The name of this organization shall be Native Hawaiian Plant Society.
ARTICLE II: OBJECTIVES
To support the rescue and preservation of native Hawaiian plants.
To increase public awareness of native Hawaiian plants by working on
projects cooperatively with governmental agencies, public and private groups
and individuals.
To use Maui Botanical Gardens and other resources for public education.
ARTICLE III: MEMBERSHIP
All those people interested in the objectives of this organization shall be eligible
for membership by paying the annual dues and participating, if desired, in
supportive activities.
ARTICLE IV: BOARD OF DIRECTORS
The Board of Directors (hereinafter "the Board") shall consist of a
chairperson and at least three but not more than thirteen other members.
A quorum at a meeting of the Board shall consist of the chairperson and 50%
of the membership of the Board.
Authority for the management and administration of the general affairs of the
organization, including the expenditures of funds, shall be vested in the
Board. The Board shall have the power of general supervision,
management, control and direction of all business and property of the
organization. It may give general, limited or special powers and authority to
the officers and subordinate officers of the organization to transact its
business and, except as limited by these By^Laws, generally to do any and
every lawful act which the Board may deem proper to carry into effect the
powers and objectives of the organization.
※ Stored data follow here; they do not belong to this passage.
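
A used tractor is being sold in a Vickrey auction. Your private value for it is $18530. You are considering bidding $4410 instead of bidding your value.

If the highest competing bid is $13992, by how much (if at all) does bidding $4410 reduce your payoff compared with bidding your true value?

Bidding your value $18530: you win (since $18530 > $13992) and pay $13992. Payoff $4538.
Bidding $4410: you lose. Payoff $0.
The competing bid $13992 lies between your shaded bid and your value, so underbidding forfeits an item you could have won at a profitable price.
Loss from deviating = $4538 − ($0) = $4538.
Truthful bidding weakly dominates here: raising your bid can only win items priced above your value, and lowering it can only forfeit items priced below.

$4538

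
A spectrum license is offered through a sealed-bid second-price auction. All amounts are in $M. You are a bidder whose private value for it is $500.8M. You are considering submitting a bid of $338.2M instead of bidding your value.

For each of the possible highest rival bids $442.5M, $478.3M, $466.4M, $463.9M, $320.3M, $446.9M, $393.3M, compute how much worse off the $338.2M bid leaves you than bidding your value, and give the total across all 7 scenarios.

$313.5M

The deviation costs you only when the competing bid falls strictly between $338.2M and $500.8M; elsewhere both bids give the same outcome.
$442.5M: truthful payoff $58.3M, deviation payoff $0M → loss $58.3M.
$478.3M: truthful payoff $22.5M, deviation payoff $0M → loss $22.5M.
$466.4M: truthful payoff $34.4M, deviation payoff $0M → loss $34.4M.
$463.9M: truthful payoff $36.9M, deviation payoff $0M → loss $36.9M.
$320.3M: outcomes coincide → loss $0M.
$446.9M: truthful payoff $53.9M, deviation payoff $0M → loss $53.9M.
$393.3M: truthful payoff $107.5M, deviation payoff $0M → loss $107.5M.
Total loss = $58.3M + $22.5M + $34.4M + $36.9M + $53.9M + $107.5M = $313.5M.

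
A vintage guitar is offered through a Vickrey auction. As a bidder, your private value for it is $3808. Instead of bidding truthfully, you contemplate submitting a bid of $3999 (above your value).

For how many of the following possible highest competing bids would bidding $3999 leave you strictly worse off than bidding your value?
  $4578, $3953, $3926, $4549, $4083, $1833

2

The deviation hurts exactly when the highest competing bid lies strictly between $3808 and $3999 — overbidding then wins at a price above your value.
$4578: above both → same outcome either way.
$3953: inside the interval → strictly worse (loss $145).
$3926: inside the interval → strictly worse (loss $118).
$4549: above both → same outcome either way.
$4083: above both → same outcome either way.
$1833: below both → same outcome either way.
Count: 2.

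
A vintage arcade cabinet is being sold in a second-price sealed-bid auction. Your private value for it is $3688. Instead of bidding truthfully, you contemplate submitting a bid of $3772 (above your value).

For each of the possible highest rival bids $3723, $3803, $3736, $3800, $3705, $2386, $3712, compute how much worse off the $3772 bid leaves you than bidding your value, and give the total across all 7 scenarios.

$124

The deviation costs you only when the competing bid falls strictly between $3688 and $3772; elsewhere both bids give the same outcome.
$3723: truthful payoff $0, deviation payoff −$35 → loss $35.
$3803: outcomes coincide → loss $0.
$3736: truthful payoff $0, deviation payoff −$48 → loss $48.
$3800: outcomes coincide → loss $0.
$3705: truthful payoff $0, deviation payoff −$17 → loss $17.
$2386: outcomes coincide → loss $0.
$3712: truthful payoff $0, deviation payoff −$24 → loss $24.
Total loss = $35 + $48 + $17 + $24 = $124.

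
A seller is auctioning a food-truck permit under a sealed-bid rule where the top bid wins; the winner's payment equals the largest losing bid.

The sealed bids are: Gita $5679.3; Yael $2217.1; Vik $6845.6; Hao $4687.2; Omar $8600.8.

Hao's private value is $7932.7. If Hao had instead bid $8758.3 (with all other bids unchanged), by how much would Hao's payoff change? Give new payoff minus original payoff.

−$668.1

The highest bid among the other bidders is $8600.8; Hao's bid doesn't change that.
Original bid $4687.2: Hao is not highest (top rival bid is $8600.8); payoff $0.
Alternative bid $8758.3: Hao is highest, pays the top rival bid $8600.8; payoff $7932.7 − $8600.8 = −$668.1.
Change in payoff = −$668.1 − ($0) = −$668.1.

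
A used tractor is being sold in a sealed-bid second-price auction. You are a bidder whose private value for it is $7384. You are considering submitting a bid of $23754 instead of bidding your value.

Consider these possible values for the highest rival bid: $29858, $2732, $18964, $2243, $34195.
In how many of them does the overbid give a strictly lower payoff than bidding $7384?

The deviation hurts exactly when the highest competing bid lies strictly between $7384 and $23754 — overbidding then wins at a price above your value.
$29858: above both → same outcome either way.
$2732: below both → same outcome either way.
$18964: inside the interval → strictly worse (loss $11580).
$2243: below both → same outcome either way.
$34195: above both → same outcome either way.
Count: 1.

1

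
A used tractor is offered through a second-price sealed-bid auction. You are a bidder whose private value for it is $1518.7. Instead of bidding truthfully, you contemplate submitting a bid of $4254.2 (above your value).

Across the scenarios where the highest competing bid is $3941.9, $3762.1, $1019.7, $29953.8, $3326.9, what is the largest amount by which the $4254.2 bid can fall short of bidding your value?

$3941.9: truthful gives $0, deviation gives −$2423.2 → loss $2423.2.
$3762.1: truthful gives $0, deviation gives −$2243.4 → loss $2243.4.
$1019.7: same outcome either way → loss $0.
$29953.8: same outcome either way → loss $0.
$3326.9: truthful gives $0, deviation gives −$1808.2 → loss $1808.2.
Maximum loss: $2423.2.

$2423.2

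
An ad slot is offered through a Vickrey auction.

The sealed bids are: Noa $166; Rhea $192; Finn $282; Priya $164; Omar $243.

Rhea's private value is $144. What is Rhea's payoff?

Highest bid: Finn at $282, so Finn wins.
Second-highest bid: Omar at $243 — that is the price the winner pays.
Rhea did not win, so Rhea pays nothing and receives nothing: payoff $0.

$0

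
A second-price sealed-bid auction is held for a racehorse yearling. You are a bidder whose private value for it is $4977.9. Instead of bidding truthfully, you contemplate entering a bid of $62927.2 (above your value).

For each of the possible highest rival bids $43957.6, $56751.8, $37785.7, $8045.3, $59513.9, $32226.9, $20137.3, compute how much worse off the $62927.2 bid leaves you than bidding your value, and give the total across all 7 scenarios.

$223573.2

The deviation costs you only when the competing bid falls strictly between $4977.9 and $62927.2; elsewhere both bids give the same outcome.
$43957.6: truthful payoff $0, deviation payoff −$38979.7 → loss $38979.7.
$56751.8: truthful payoff $0, deviation payoff −$51773.9 → loss $51773.9.
$37785.7: truthful payoff $0, deviation payoff −$32807.8 → loss $32807.8.
$8045.3: truthful payoff $0, deviation payoff −$3067.4 → loss $3067.4.
$59513.9: truthful payoff $0, deviation payoff −$54536 → loss $54536.
$32226.9: truthful payoff $0, deviation payoff −$27249 → loss $27249.
$20137.3: truthful payoff $0, deviation payoff −$15159.4 → loss $15159.4.
Total loss = $38979.7 + $51773.9 + $32807.8 + $3067.4 + $54536 + $27249 + $15159.4 = $223573.2.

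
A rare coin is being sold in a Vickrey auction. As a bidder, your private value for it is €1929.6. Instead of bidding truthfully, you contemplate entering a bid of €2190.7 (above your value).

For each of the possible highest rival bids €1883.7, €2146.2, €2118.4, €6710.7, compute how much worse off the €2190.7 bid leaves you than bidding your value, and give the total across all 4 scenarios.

The deviation costs you only when the competing bid falls strictly between €1929.6 and €2190.7; elsewhere both bids give the same outcome.
€1883.7: outcomes coincide → loss €0.
€2146.2: truthful payoff €0, deviation payoff −€216.6 → loss €216.6.
€2118.4: truthful payoff €0, deviation payoff −€188.8 → loss €188.8.
€6710.7: outcomes coincide → loss €0.
Total loss = €216.6 + €188.8 = €405.4.

€405.4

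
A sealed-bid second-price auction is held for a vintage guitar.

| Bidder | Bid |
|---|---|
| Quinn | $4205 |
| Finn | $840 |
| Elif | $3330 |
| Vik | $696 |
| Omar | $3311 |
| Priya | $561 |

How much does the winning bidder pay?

Highest bid: Quinn at $4205, so Quinn wins.
Second-highest bid: Elif at $3330 — that is the price the winner pays.

$3330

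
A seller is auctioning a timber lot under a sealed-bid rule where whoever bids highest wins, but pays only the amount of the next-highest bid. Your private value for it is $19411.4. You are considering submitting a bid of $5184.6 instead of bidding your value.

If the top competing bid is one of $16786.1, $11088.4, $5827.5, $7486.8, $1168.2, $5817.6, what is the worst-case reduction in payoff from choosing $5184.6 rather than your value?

$13593.8

$16786.1: truthful gives $2625.3, deviation gives $0 → loss $2625.3.
$11088.4: truthful gives $8323, deviation gives $0 → loss $8323.
$5827.5: truthful gives $13583.9, deviation gives $0 → loss $13583.9.
$7486.8: truthful gives $11924.6, deviation gives $0 → loss $11924.6.
$1168.2: same outcome either way → loss $0.
$5817.6: truthful gives $13593.8, deviation gives $0 → loss $13593.8.
Maximum loss: $13593.8.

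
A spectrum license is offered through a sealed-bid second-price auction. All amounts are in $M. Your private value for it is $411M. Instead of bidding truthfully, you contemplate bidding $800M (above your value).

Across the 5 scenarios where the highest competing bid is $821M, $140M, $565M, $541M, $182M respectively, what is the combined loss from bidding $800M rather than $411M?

The deviation costs you only when the competing bid falls strictly between $411M and $800M; elsewhere both bids give the same outcome.
$821M: outcomes coincide → loss $0M.
$140M: outcomes coincide → loss $0M.
$565M: truthful payoff $0M, deviation payoff −$154M → loss $154M.
$541M: truthful payoff $0M, deviation payoff −$130M → loss $130M.
$182M: outcomes coincide → loss $0M.
Total loss = $154M + $130M = $284M.

$284M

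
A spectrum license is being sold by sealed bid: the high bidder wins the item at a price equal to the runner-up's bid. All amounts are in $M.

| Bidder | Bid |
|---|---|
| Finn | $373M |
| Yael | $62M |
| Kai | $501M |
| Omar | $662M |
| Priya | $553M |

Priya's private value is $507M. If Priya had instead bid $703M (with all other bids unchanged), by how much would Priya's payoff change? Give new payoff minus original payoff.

The highest bid among the other bidders is $662M; Priya's bid doesn't change that.
Original bid $553M: Priya is not highest (top rival bid is $662M); payoff $0M.
Alternative bid $703M: Priya is highest, pays the top rival bid $662M; payoff $507M − $662M = −$155M.
Change in payoff = −$155M − ($0M) = −$155M.

−$155M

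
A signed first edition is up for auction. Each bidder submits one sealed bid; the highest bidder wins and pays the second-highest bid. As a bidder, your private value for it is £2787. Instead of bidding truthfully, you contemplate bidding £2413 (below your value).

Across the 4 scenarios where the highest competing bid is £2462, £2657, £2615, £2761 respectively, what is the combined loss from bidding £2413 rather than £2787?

£653

The deviation costs you only when the competing bid falls strictly between £2413 and £2787; elsewhere both bids give the same outcome.
£2462: truthful payoff £325, deviation payoff £0 → loss £325.
£2657: truthful payoff £130, deviation payoff £0 → loss £130.
£2615: truthful payoff £172, deviation payoff £0 → loss £172.
£2761: truthful payoff £26, deviation payoff £0 → loss £26.
Total loss = £325 + £130 + £172 + £26 = £653.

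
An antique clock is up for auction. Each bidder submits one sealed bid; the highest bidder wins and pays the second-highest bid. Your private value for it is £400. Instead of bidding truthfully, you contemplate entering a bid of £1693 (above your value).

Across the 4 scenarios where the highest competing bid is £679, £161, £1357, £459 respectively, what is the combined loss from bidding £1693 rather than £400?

£1295

The deviation costs you only when the competing bid falls strictly between £400 and £1693; elsewhere both bids give the same outcome.
£679: truthful payoff £0, deviation payoff −£279 → loss £279.
£161: outcomes coincide → loss £0.
£1357: truthful payoff £0, deviation payoff −£957 → loss £957.
£459: truthful payoff £0, deviation payoff −£59 → loss £59.
Total loss = £279 + £957 + £59 = £1295.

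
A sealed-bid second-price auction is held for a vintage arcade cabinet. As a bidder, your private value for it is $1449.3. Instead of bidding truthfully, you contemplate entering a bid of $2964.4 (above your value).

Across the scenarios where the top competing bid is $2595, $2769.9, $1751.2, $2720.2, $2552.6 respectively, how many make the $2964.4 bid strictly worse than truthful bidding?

5

The deviation hurts exactly when the highest competing bid lies strictly between $1449.3 and $2964.4 — overbidding then wins at a price above your value.
$2595: inside the interval → strictly worse (loss $1145.7).
$2769.9: inside the interval → strictly worse (loss $1320.6).
$1751.2: inside the interval → strictly worse (loss $301.9).
$2720.2: inside the interval → strictly worse (loss $1270.9).
$2552.6: inside the interval → strictly worse (loss $1103.3).
Count: 5.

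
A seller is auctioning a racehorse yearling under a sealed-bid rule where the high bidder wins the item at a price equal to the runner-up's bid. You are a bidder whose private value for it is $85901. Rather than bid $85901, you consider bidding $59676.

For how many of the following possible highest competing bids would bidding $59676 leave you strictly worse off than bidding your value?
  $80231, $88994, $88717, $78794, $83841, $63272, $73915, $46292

The deviation hurts exactly when the highest competing bid lies strictly between $59676 and $85901 — underbidding then forfeits a profitable win.
$80231: inside the interval → strictly worse (loss $5670).
$88994: above both → same outcome either way.
$88717: above both → same outcome either way.
$78794: inside the interval → strictly worse (loss $7107).
$83841: inside the interval → strictly worse (loss $2060).
$63272: inside the interval → strictly worse (loss $22629).
$73915: inside the interval → strictly worse (loss $11986).
$46292: below both → same outcome either way.
Count: 5.

5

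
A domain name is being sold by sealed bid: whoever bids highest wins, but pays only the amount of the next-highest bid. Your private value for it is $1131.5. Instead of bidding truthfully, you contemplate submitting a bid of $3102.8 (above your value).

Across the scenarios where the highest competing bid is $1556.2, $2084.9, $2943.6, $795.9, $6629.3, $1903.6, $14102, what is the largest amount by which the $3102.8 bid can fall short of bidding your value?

$1556.2: truthful gives $0, deviation gives −$424.7 → loss $424.7.
$2084.9: truthful gives $0, deviation gives −$953.4 → loss $953.4.
$2943.6: truthful gives $0, deviation gives −$1812.1 → loss $1812.1.
$795.9: same outcome either way → loss $0.
$6629.3: same outcome either way → loss $0.
$1903.6: truthful gives $0, deviation gives −$772.1 → loss $772.1.
$14102: same outcome either way → loss $0.
Maximum loss: $1812.1.

$1812.1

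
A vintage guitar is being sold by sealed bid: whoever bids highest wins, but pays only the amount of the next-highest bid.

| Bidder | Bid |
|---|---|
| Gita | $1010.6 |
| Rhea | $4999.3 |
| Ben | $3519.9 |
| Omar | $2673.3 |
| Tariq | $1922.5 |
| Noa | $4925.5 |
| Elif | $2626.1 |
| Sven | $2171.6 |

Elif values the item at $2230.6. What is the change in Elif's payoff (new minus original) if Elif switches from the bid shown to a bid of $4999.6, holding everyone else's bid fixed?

−$2768.7

The highest bid among the other bidders is $4999.3; Elif's bid doesn't change that.
Original bid $2626.1: Elif is not highest (top rival bid is $4999.3); payoff $0.
Alternative bid $4999.6: Elif is highest, pays the top rival bid $4999.3; payoff $2230.6 − $4999.3 = −$2768.7.
Change in payoff = −$2768.7 − ($0) = −$2768.7.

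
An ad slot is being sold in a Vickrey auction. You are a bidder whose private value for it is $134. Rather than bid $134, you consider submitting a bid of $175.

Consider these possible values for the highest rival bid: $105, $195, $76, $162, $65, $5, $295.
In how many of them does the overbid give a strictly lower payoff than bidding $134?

The deviation hurts exactly when the highest competing bid lies strictly between $134 and $175 — overbidding then wins at a price above your value.
$105: below both → same outcome either way.
$195: above both → same outcome either way.
$76: below both → same outcome either way.
$162: inside the interval → strictly worse (loss $28).
$65: below both → same outcome either way.
$5: below both → same outcome either way.
$295: above both → same outcome either way.
Count: 1.

1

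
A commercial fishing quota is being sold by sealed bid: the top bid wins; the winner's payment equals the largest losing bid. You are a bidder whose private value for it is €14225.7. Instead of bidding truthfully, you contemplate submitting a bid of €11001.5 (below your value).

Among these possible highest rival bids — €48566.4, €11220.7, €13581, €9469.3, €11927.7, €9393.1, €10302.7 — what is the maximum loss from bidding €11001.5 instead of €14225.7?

€48566.4: same outcome either way → loss €0.
€11220.7: truthful gives €3005, deviation gives €0 → loss €3005.
€13581: truthful gives €644.7, deviation gives €0 → loss €644.7.
€9469.3: same outcome either way → loss €0.
€11927.7: truthful gives €2298, deviation gives €0 → loss €2298.
€9393.1: same outcome either way → loss €0.
€10302.7: same outcome either way → loss €0.
Maximum loss: €3005.

€3005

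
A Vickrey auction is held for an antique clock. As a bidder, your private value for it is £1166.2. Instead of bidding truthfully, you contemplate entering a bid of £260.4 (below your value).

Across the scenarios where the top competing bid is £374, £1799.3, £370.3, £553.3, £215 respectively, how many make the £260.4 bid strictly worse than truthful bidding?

3

The deviation hurts exactly when the highest competing bid lies strictly between £260.4 and £1166.2 — underbidding then forfeits a profitable win.
£374: inside the interval → strictly worse (loss £792.2).
£1799.3: above both → same outcome either way.
£370.3: inside the interval → strictly worse (loss £795.9).
£553.3: inside the interval → strictly worse (loss £612.9).
£215: below both → same outcome either way.
Count: 3.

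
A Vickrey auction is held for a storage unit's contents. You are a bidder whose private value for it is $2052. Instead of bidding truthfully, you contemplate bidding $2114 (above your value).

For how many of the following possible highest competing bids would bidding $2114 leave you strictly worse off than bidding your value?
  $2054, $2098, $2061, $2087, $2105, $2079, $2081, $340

7

The deviation hurts exactly when the highest competing bid lies strictly between $2052 and $2114 — overbidding then wins at a price above your value.
$2054: inside the interval → strictly worse (loss $2).
$2098: inside the interval → strictly worse (loss $46).
$2061: inside the interval → strictly worse (loss $9).
$2087: inside the interval → strictly worse (loss $35).
$2105: inside the interval → strictly worse (loss $53).
$2079: inside the interval → strictly worse (loss $27).
$2081: inside the interval → strictly worse (loss $29).
$340: below both → same outcome either way.
Count: 7.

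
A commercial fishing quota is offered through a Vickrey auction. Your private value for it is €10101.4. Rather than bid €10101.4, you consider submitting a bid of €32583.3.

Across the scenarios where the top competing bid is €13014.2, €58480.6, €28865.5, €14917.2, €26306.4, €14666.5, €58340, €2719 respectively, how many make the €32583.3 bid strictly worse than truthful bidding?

5

The deviation hurts exactly when the highest competing bid lies strictly between €10101.4 and €32583.3 — overbidding then wins at a price above your value.
€13014.2: inside the interval → strictly worse (loss €2912.8).
€58480.6: above both → same outcome either way.
€28865.5: inside the interval → strictly worse (loss €18764.1).
€14917.2: inside the interval → strictly worse (loss €4815.8).
€26306.4: inside the interval → strictly worse (loss €16205).
€14666.5: inside the interval → strictly worse (loss €4565.1).
€58340: above both → same outcome either way.
€2719: below both → same outcome either way.
Count: 5.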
The Executive Committee shall consist of the officers of the organization with
power to set dues amounts and such other powers as delegated by the
Board.
All members of the Board will be elected at the annual meeting
of the
membership. A quorum at the annual meeting of the membership shall be
at
least five persons. The Executive Committee shall appoint a Nominating
Committee of at least three persons to make recommendations to the
membership at the annual meeting of persons to serve on the Board. The
list
of nominees shall be presented for election at the time of the annual
meeting.
Each member present shall have the right to vote for five nominees.
Those
nominees receiving the most votes shall be elected to the Board.
The chairman of the Board is authorized to make an appointment to fill an
unexpired term on the Board when this is deemed necessary.
ARTICLE V: OFFICERS
The officers of this organization shall be the chairperson, vice-chairperson,
secretary, treasurer, and such other officers deemed necessary by the Board.
The office of secretary and treasurer may be vested in one person.
The officers shall be appointed by the Board annually immediately following
the election of this Board, from the body of the Board.
In the event of resignation of any officers, the Board shall at its next meeting
appoint a replacement.
The chairperson shall perform such duties as may be required of him/her by
the Board. The chairperson shall preside at all meetings of the Board and
shall call such meetings of the Board monthly, or as required. The
chairperson shall sign, with the vice-chairperson all contracts, bonds and
other instruments in writing binding the corporation, which shall first have
been approved or authorized by the Board.
During the absence or disability of the chairperson, the vice-chairperson
shall perform such other duties as are assigned by the Board.
The secretary shall inform all Board members of special meetings other than
regular monthly meetings, shall keep and distribute the minutes of such
meetings, and shall keep the membership roll of the organization. The
secretary shall be responsible for tallying the votes of the general election
directors at the annual meeting.
The treasurer shall be responsible for the collection of all sums due to the
organization, the deposit of same in the name of the organization at a bank to
be designated by the Board, the disbursement of all funds under the control
of the Board, and the conduct of all correspondence in relation to the same.
The treasurer shall be responsible for an annual statement of accounts which
shall show receipts and expenditures, balance on deposits, and the
outstanding obligations of the organization. The Board may request
additional accounts at its discretion.
ARTICLE VI: COMMITTEES
If necessary, a Budget Committee shall be established by the Board to
prepare the annual budget of the organization and undertake such other
duties as deemed appropriate by the Board.
A Nominating Committee shall be established as outlined in Article IV,
Section 5.
There shall be no other standing committees. Other business of the
organization shall be carried out by Task Forces.
ARTICLE VII: TASK FORCES
The chairperson may appoint Task Forces to carry out specifically defined work
of the Board. These bodies will be dissolved upon completion of their tasks.
ARTICLE VIII: FISCAL YEAR
The fiscal year shall be the calendar year.
ARTICLE IX: AMENDMENT TO THE BY-LAWS
These by-laws may be amended by a majority vote of the members present at
any annual meeting or at any special meeting called by the Board for this
purpose, following a 30-day notice to the members of such proposed
amendment or amendments, sent via regular U.S. mail.
ARTICLE X: RULES OF ORDER
Roberts' Rules of Order shall be followed at Board membership meetings.
ARTICLE XI: SEVERABILITY
Any provision of these by-laws prohibited by law or determined to be contrary to
regulations of the State or Federal agencies governing non-profit corporations
shall be ineffective to the extent of such prohibition or regulatory provision
without invalidating the remaining provisions of these by-laws, or the remaining
part of the section or article of which the prohibited provision is a part.